Tuesday, April 17, 2012

Consumption vs Capital Investment


Several terms are bandied about loosely without most people really knowing what they mean.  Examples are democracy, capitalism and free markets.  Let's look at capitalism.

A couple we know recently took a trip to northern Europe. In the videos that he took were many of the opulent castles and palaces that the kings, barons and czars - i.e., the 'wealthy' of yesteryear -built with the resources taxed or stolen from the peasants. What occured to me was that these wealthy only spent for their own aggrandizement. In other words, they only consumed. Their expenditures did not result in productive investment, and thus the only benefit (if you can call it that) to the peasantry was to be allowed to live for the benefit of the aristocrats.
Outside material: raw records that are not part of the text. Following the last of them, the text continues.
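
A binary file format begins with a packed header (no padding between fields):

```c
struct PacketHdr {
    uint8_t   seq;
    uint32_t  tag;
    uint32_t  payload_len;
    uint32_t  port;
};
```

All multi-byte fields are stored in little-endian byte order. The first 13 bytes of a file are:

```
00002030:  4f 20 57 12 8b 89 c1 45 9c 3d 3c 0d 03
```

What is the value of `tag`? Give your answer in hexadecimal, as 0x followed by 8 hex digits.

0x8B125720

`tag` follows `seq` (1 byte), so it starts at byte offset 1 and occupies 4 bytes.
Bytes at offsets 1..4: 20 57 12 8B.
In little-endian order the low byte comes first in memory.
Reassemble most-significant byte first: 8B 12 57 20 → 0x8B125720.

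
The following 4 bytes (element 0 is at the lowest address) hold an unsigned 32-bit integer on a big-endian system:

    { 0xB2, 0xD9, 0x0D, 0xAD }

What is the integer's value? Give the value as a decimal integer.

3000569261

In big-endian order the high byte comes first in memory.
The bytes are already most-significant first: 0xB2D90DAD.
0xB2D90DAD = 3000569261.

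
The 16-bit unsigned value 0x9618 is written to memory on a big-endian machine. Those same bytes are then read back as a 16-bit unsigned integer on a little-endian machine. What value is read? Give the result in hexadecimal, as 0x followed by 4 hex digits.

0x1896

Stored big-endian, the bytes at ascending addresses are 96 18.
Read back as little-endian, the first byte is least significant, giving 0x1896.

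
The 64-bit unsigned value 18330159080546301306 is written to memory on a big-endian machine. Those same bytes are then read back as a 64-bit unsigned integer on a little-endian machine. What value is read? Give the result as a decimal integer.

18330159080546301306 in 64-bit hexadecimal is 0xFE61CE91005CF57A.
Stored big-endian, the bytes at ascending addresses are FE 61 CE 91 00 5C F5 7A.
Read back as little-endian, the first byte is least significant, giving 0x7AF55C0091CE61FE.
0x7AF55C0091CE61FE = 8860088999437296126.

8860088999437296126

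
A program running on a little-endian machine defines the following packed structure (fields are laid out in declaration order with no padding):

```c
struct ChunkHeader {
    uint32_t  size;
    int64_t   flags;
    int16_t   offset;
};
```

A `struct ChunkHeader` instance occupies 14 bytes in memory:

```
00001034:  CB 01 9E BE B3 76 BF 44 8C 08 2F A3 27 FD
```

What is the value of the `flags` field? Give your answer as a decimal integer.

`flags` follows `size` (4 bytes), so it starts at byte offset 4 and occupies 8 bytes.
Bytes at offsets 4..11: B3 76 BF 44 8C 08 2F A3.
Little-endian stores the least-significant byte at the lowest address.
Reassemble most-significant byte first: A3 2F 08 8C 44 BF 76 B3 → 0xA32F088C44BF76B3.
Top bit is set, so as a signed 64-bit value this is 0xA32F088C44BF76B3 − 2^64 = -6688117523080055117.

-6688117523080055117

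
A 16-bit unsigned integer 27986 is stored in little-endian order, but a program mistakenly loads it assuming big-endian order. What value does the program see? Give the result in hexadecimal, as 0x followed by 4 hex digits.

27986 in 16-bit hexadecimal is 0x6D52.
Stored little-endian, the bytes at ascending addresses are 52 6D.
Read back as big-endian, the last byte is least significant, giving 0x526D.

0x526D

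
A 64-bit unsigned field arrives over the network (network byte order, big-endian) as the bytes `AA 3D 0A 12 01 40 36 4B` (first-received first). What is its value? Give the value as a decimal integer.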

As the mercantile class grew, more and more wealth gained from trade was reinvested in capital goods - ships, factories and the like. The wealthy became wealthier, but in addition the standard of living of the entire populace rose. With the Industrial Revolution, capital investment yielded ever greater returns in productivity. By the twentieth century the 'poor' were enjoying consumer goods and a standard of living that were undreamed of by the palace building kings and czars.

 The moral of all this is that what counts is not how wealthy some people are, but what they do with the money. If they spend it on lavish living or even give it to the poor for consumption, no standard of living increases in productivity occur. Only if their wealth is invested in capital goods - i.e. productive enterprises - is the overall standard of living of a society improved.
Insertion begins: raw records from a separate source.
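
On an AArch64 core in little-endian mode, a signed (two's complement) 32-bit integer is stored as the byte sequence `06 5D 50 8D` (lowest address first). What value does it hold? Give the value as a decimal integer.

In little-endian order the low byte comes first in memory.
Reassemble most-significant byte first: 8D 50 5D 06 → 0x8D505D06.
Top bit is set, so as a signed 32-bit value this is 0x8D505D06 − 2^32 = -1924113146.

-1924113146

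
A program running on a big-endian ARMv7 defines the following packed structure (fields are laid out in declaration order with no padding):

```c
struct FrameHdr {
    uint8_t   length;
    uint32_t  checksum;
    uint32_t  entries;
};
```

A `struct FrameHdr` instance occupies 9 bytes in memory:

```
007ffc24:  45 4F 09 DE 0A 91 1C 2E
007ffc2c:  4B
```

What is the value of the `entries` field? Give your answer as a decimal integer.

`entries` follows `length` (1 B), `checksum` (4 B), so it starts at offset 1 + 4 = 5 and occupies 4 bytes.
Bytes at offsets 5..8: 91 1C 2E 4B.
Big-endian stores the most-significant byte at the lowest address.
The bytes are already most-significant first: 0x911C2E4B.
0x911C2E4B = 2434543179.

2434543179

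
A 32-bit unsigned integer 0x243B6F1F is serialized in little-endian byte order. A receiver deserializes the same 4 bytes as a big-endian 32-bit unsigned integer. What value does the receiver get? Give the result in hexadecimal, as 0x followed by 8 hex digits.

Stored little-endian, the bytes at ascending addresses are 1F 6F 3B 24.
Read back as big-endian, the last byte is least significant, giving 0x1F6F3B24.

0x1F6F3B24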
 A corollary to this fact is that when the government confiscates wealth from the members of a society and uses the funds for anything other than supporting the rule of law, property rights and enforcement of contracts that are necessary for a capitalist system to exist, the improvement in the standard of living will slow, stagnate or even deteriorate. Wealth transfer programs result in resources being diverted from capital investment to consumption, with the attendant loss in productivity.

 
Since the majority of the people in a society put little to nothing into capital investment, their labors are no different than that of the serfs that built the palaces unless their efforts are directed toward building productive resources. As the Russians and Chinese found out, if capital investment is not allowed to flourish, the society soon is standing in lines for bread.
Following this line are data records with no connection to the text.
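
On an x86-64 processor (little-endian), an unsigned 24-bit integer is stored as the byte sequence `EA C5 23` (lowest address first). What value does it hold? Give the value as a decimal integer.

2344426

Little-endian: lowest address holds the least-significant byte.
Reassemble most-significant byte first: 23 C5 EA → 0x23C5EA.
0x23C5EA = 2344426.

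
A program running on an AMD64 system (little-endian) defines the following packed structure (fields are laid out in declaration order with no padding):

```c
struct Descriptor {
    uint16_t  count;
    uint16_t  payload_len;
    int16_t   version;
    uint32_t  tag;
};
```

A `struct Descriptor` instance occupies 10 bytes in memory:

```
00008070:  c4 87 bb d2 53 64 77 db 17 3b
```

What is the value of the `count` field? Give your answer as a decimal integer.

34756

`count` is the first field, at byte offset 0, occupying 2 bytes.
Bytes at offsets 0..1: C4 87.
Little-endian stores the least-significant byte at the lowest address.
Reassemble most-significant byte first: 87 C4 → 0x87C4.
0x87C4 = 34756.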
One principle obviously follows from the above observations. Taxing income, especially of the 'wealthy', puts the emphasis totally in the wrong direction. The taxation should be on building palaces, not on building factories. The proper form of taxation is thus on consumption by the individual, not on investment.

I also note that those who become wealthy manipulating or even destroying financial markets are NOT capitalists.  They are in many ways like the kings and barons of old - parasites that garner much of the wealth of a society for their own pleasures, but invest little to none of their wealth in capital goods for productive purposes.